Komplementy od kobiet
Podobno nie ma nic bardziej szczerego niż komplement od kobiety dla kobiety. Zapewne jest tak dlatego, że w przyrodzie występują one dość rzadko. Z czego to wynika? Zazwyczaj zazdrościmy koleżankom ładnej sukienki, zgrabnych nóg, bujnej fryzury i najzwyczajniej w świecie udajemy, że tego nie widzimy… bo same tego nie mamy. Szkoda, bo przecież każda z nas ma w sobie coś co sprawia, że jest wyjątkowa. Warto więc czasem powiedzieć szczerze mamie, siostrze, koleżance w pracy coś miłego, co sprawi, że na jej twarzy pojawi się uśmiech. Przecież akceptacja innych jest dla nas niezwykle ważna. Jeśli uda nam się przełamać i pokonać zazdrość, otworzymy się na chwalenie innych, to z pewnością wróci to do nas podwójnie.
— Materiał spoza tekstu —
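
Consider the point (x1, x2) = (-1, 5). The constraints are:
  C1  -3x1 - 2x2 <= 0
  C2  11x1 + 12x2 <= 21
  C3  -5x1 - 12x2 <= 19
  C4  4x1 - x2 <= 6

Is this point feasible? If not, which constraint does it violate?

not feasible — violates C2

Constraint C2: 11x1 + 12x2 = 49, which is not ≤ 21. All other constraints are satisfied.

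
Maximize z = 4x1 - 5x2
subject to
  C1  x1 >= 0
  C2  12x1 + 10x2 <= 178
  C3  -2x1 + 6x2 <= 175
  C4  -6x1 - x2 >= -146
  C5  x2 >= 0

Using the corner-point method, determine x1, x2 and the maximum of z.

x1 = 89/6, x2 = 0, maximum z = 178/3

Vertices and z = 4x1 - 5x2:
  (0, 89/5) → z = -89
  (0, 0) → z = 0
  (89/6, 0) → z = 178/3

The binding constraints are 12x1 + 10x2 = 178 and x2 = 0.
Solving simultaneously gives x1 = 89/6, x2 = 0.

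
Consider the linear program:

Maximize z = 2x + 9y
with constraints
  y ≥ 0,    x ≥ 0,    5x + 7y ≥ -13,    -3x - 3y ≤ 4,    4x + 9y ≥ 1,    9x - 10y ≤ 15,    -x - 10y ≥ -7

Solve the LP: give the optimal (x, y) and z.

Corner points and z = 2x + 9y:
  (1/4, 0) → z = 1/2
  (5/3, 0) → z = 10/3
  (0, 1/9) → z = 1
  (0, 7/10) → z = 63/10
  (11/5, 12/25) → z = 218/25

The optimum lies where 9x - 10y = 15 and -x - 10y = -7.
Solving simultaneously gives x = 11/5, y = 12/25.

x = 11/5, y = 12/25, maximum z = 218/25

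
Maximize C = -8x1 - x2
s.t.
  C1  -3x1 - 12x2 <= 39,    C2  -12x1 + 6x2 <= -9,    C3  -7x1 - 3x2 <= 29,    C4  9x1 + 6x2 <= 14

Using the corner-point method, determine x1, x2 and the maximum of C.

x1 = -7/9, x2 = -55/18, maximum C = 167/18

Extreme points and C = -8x1 - x2:
  (-7/9, -55/18) → C = 167/18
  (67/15, -131/30) → C = -941/30
  (23/21, 29/42) → C = -397/42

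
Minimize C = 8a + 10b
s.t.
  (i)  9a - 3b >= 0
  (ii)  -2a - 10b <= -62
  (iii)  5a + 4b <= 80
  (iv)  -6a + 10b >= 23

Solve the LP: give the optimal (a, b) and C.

Corner points and C = 8a + 10b:
  (31/16, 93/16) → C = 589/8
  (80/17, 240/17) → C = 3040/17
  (39/8, 209/40) → C = 365/4
  (354/37, 595/74) → C = 5807/37

a = 31/16, b = 93/16, minimum C = 589/8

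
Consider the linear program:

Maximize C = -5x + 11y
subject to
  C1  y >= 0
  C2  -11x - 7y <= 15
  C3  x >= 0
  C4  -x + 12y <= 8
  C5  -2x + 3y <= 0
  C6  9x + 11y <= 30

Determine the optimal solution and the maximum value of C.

Corner points and C = -5x + 11y:
  (0, 0) → C = 0
  (10/3, 0) → C = -50/3
  (8/7, 16/21) → C = 8/3
  (16/7, 6/7) → C = -2

x = 8/7, y = 16/21, maximum C = 8/3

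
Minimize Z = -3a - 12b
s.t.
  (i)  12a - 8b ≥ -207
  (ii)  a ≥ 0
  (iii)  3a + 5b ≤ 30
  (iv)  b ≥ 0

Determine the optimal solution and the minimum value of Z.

Corner points and Z = -3a - 12b:
  (0, 6) → Z = -72
  (0, 0) → Z = 0
  (10, 0) → Z = -30

a = 0, b = 6, minimum Z = -72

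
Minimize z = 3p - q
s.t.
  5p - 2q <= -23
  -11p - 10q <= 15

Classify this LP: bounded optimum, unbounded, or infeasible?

From the feasible point (-65/18, 89/36), moving in the direction (-10, 11) keeps every constraint satisfied while z decreases without bound.

unbounded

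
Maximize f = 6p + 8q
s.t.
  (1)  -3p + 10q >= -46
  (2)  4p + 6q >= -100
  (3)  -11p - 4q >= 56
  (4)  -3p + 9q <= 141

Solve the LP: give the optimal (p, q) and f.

p = -356/37, q = 461/37, maximum f = 1552/37

Corner points and f = 6p + 8q:
  (-362/29, -242/29) → f = -4108/29
  (-188/61, -337/61) → f = -3824/61
  (-97/3, 44/9) → f = -1394/9
  (-356/37, 461/37) → f = 1552/37

The binding constraints are -11p - 4q = 56 and -3p + 9q = 141.
Solving simultaneously gives p = -356/37, q = 461/37.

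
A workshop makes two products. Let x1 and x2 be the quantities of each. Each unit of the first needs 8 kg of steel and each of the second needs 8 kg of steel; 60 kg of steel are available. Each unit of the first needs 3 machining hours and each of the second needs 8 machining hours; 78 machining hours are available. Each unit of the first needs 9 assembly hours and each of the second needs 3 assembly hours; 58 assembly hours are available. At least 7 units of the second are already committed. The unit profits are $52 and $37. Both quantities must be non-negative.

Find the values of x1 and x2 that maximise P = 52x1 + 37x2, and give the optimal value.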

Kobiety kochają być uwielbiane i podziwiane. Jednak z drugiej strony, nie zawsze jesteśmy na tyle otwarte i często zbyt samokrytyczne by ocenić, jak odbiera nas otoczenie. Czasem nasze kompleksy przesłaniają nam obiektywne postrzeganie rzeczywistości i nie potrafimy cieszyć się z komplementów. Najwyższy czas by to zmienić! Warto w życiu sprawiać innym przyjemność ciepłym, dobrym słowem. Dopóki same nie nauczymy się przyjmować komplementów, nie będziemy umiały obdarowywać nimi innych. Przecież to takie miłe, gdy słowa potrafią sprawić radość. To najtańszy, a zarazem najcenniejszy z prezentów, pod warunkiem, że jest w pełni szczery.
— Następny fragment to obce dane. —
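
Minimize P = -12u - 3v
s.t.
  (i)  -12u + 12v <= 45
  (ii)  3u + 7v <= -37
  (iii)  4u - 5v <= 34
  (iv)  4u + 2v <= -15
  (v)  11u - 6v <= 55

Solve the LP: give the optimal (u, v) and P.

u = -1/4, v = -7, minimum P = 24

Extreme points and P = -12u - 3v:
  (-253/40, -103/40) → P = 669/8
  (-211/4, -49) → P = 780
  (-31/22, -103/22) → P = 681/22
  (-1/4, -7) → P = 24

The binding constraints are 4u - 5v = 34 and 4u + 2v = -15.
Solving simultaneously gives u = -1/4, v = -7.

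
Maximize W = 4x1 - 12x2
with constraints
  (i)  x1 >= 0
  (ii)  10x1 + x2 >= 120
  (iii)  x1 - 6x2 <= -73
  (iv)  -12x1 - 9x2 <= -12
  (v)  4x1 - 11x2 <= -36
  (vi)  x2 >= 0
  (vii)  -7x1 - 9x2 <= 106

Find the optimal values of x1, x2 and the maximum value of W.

Vertices and W = 4x1 - 12x2:
  (0, 120) → W = -1440
  (647/61, 850/61) → W = -7612/61
  (587/13, 256/13) → W = -724/13
The feasible region is unbounded (it extends along (0, 1), (11, 4)), but W strictly decreases along every unbounded feasible direction, so there is no improving ray and the maximum is attained at a vertex.

x1 = 587/13, x2 = 256/13, maximum W = -724/13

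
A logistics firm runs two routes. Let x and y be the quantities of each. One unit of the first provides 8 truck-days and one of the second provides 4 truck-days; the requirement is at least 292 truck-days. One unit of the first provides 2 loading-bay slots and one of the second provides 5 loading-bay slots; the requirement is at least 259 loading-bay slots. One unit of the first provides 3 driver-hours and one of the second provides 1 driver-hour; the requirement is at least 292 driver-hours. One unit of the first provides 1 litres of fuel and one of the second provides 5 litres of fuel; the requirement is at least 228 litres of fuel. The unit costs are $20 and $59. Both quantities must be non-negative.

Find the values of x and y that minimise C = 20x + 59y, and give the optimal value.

Feasible corners and C = 20x + 59y:
  (0, 292) → C = 17228
  (228, 0) → C = 4560
  (88, 28) → C = 3412
The feasible region is unbounded (it extends along (0, 1), (1, 0)), but C strictly increases along every unbounded feasible direction, so there is no improving ray and the minimum is attained at a vertex.

At the optimal vertex, 3x + y = 292 and x + 5y = 228.
Solving simultaneously gives x = 88, y = 28.

x = 88, y = 28, minimum C = 3412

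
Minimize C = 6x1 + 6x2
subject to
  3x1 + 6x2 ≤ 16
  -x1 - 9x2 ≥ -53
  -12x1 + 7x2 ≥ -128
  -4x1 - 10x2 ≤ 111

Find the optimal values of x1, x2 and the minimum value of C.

x1 = -1529/26, x2 = 323/26, minimum C = -3618/13

Extreme points and C = 6x1 + 6x2:
  (-58/7, 143/21) → C = -62/7
  (880/93, -64/31) → C = 1376/31
  (-1529/26, 323/26) → C = -3618/13
  (503/148, -461/37) → C = -4023/74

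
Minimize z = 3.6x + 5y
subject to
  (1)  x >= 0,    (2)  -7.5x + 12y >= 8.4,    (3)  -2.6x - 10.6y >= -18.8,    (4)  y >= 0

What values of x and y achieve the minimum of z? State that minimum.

x = 0, y = 0.7, minimum z = 3.5

Vertices and z = 3.6x + 5y:
  (0, 7/10) → z = 7/2
  (0, 94/53) → z = 470/53
  (2276/1845, 2714/1845) → z = 108818/9225

At the optimal vertex, x = 0 and -7.5x + 12y = 8.4.
Solving simultaneously gives x = 0, y = 7/10.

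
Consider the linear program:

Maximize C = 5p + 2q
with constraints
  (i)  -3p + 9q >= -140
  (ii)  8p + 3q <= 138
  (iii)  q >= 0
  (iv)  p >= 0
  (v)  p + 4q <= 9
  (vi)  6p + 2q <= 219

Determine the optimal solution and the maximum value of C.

p = 9, q = 0, maximum C = 45

Feasible corners and C = 5p + 2q:
  (0, 0) → C = 0
  (9, 0) → C = 45
  (0, 9/4) → C = 9/2

The optimum lies where q = 0 and p + 4q = 9.
Solving simultaneously gives p = 9, q = 0.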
Pozwólmy sobie czasem na odrobinę „słabości” i uwierzmy w miłe słowa czy komplementy. One naprawdę potrafią skutecznie poprawić humor w kiepski dzień. Ponadto są niezaprzeczalnym dowodem na to, że nie jesteśmy niezauważalne, a dla wielu osób wręcz najwspanialsze. W końcu każda z nas jest wyjątkowa, nieprawdaż? Dajmy sobie tylko szansę na to, byśmy mogły same w to uwierzyć. Wtedy świat będzie dużo piękniejszy, jeśli ktoś doceni nasz wygląd, gust, wystrój mieszkania, pięknie przygotowaną kolację dla gości, dobrze wykonane zadanie w pracy itd. itd.
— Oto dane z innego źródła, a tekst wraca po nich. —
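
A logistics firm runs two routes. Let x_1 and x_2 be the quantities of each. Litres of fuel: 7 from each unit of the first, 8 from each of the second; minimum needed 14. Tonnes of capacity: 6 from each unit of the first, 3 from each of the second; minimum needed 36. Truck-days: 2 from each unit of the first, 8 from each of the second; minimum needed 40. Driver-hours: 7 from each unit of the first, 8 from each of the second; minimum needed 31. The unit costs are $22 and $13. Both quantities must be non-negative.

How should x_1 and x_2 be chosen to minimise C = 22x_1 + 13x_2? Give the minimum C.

Vertices and C = 22x_1 + 13x_2:
  (0, 12) → C = 156
  (20, 0) → C = 440
  (4, 4) → C = 140
The feasible region is unbounded (it extends along (0, 1), (1, 0)), but C strictly increases along every unbounded feasible direction, so there is no improving ray and the minimum is attained at a vertex.

The binding constraints are 6x_1 + 3x_2 = 36 and 2x_1 + 8x_2 = 40.
Solving simultaneously gives x_1 = 4, x_2 = 4.

x_1 = 4, x_2 = 4, minimum C = 140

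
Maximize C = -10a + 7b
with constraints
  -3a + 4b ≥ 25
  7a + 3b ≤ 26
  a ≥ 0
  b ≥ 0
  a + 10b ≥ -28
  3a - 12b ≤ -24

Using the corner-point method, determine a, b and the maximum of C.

a = 0, b = 26/3, maximum C = 182/3

Feasible corners and C = -10a + 7b:
  (29/37, 253/37) → C = 1481/37
  (0, 25/4) → C = 175/4
  (0, 26/3) → C = 182/3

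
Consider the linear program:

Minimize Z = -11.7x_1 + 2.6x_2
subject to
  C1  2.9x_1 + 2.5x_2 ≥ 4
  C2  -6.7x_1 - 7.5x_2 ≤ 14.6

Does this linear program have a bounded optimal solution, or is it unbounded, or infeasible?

unbounded

From the feasible point (13.3, -13.828), moving in the direction (7.5, -6.7) keeps every constraint satisfied while Z decreases without bound.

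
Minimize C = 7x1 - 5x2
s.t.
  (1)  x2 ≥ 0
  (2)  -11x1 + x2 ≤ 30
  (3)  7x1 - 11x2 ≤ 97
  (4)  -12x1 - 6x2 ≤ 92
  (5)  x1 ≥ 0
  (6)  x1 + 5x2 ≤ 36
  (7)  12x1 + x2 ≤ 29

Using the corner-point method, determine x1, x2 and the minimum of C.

Feasible corners and C = 7x1 - 5x2:
  (0, 0) → C = 0
  (29/12, 0) → C = 203/12
  (0, 36/5) → C = -36
  (109/59, 403/59) → C = -1252/59

x1 = 0, x2 = 36/5, minimum C = -36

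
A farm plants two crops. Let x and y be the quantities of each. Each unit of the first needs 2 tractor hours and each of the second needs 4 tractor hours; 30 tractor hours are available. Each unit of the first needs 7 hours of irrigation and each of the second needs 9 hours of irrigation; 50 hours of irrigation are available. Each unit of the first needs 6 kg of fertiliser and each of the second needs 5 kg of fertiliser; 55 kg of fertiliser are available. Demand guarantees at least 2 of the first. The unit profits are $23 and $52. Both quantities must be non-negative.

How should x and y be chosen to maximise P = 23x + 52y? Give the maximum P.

Vertices and P = 23x + 52y:
  (50/7, 0) → P = 1150/7
  (2, 0) → P = 46
  (2, 4) → P = 254

x = 2, y = 4, maximum P = 254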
Drogie Panie! Kochajmy komplementy!

Magdalena Zbytek-Książkiewicz, 30l.

powrót na górę

Komentarze

0
olka
10 lat temu
To prawda komplementy podwyższają naszą krytyczną samoocenę. :D Jednak komplementowanie nas zbyt często czasem daje zupełnie inne efekty zaczynamy szukać drugiego dna, i już nie wierzymy w nie... Także nasi panowie powinni dozować nam komplementy ale o nich nie zapominać.